What is incommensurability and why is it controversial?

Kuhn argued that successive paradigms are "incommensurable" — their key terms ("mass", "planet", "species") don't refer to the same things, their problems aren't the same problems, and they don't share a common observation language. Critics including Hilary Putnam, Donald Davidson, and Israel Scheffler argued this slides into relativism and self-refutation: if Newton and Einstein really couldn't communicate, how do we today translate between them? Kuhn softened the thesis in later work to "local incommensurability".

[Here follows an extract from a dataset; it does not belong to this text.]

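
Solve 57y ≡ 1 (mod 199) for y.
57^(-1) ≡ 7 (mod 199). Verification: 57 × 7 = 399 ≡ 1 (mod 199)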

How does Kuhn differ from Popper?

Popper said scientists ought to falsify their theories; Kuhn said they mostly don't, and that this is fine and rational. During normal science, anomalies are absorbed, postponed, or blamed on apparatus — not treated as refutations. Refutation only matters during crisis. Popper saw this as scientific cowardice; Kuhn saw it as the only way puzzle-solving could ever get done. Their 1965 confrontation at the Bedford College colloquium, published as Criticism and the Growth of Knowledge (1970), is the canonical clash.

Was Kuhn a relativist?

Kuhn denied it but was widely read that way. He insisted that later paradigms solve more puzzles than their predecessors and that science makes progress; he just denied that it makes progress toward a fixed truth. Critics like Steve Fuller pushed his work further into social-constructivist territory; defenders like Paul Hoyningen-Huene reconstructed Structure as compatible with "world changes" that are neither fully realist nor relativist.

Is the term "paradigm shift" overused?

Yes, and Kuhn was the first to say so. By the 1970s the phrase had escaped philosophy of science entirely and was being applied to advertising campaigns, software releases, and management consulting. Kuhn called this "a tortured fate". In the original sense, paradigm shifts are rare — perhaps a dozen across the entire history of physics, chemistry, and biology — and require a deep, not a superficial, reorganization of thought.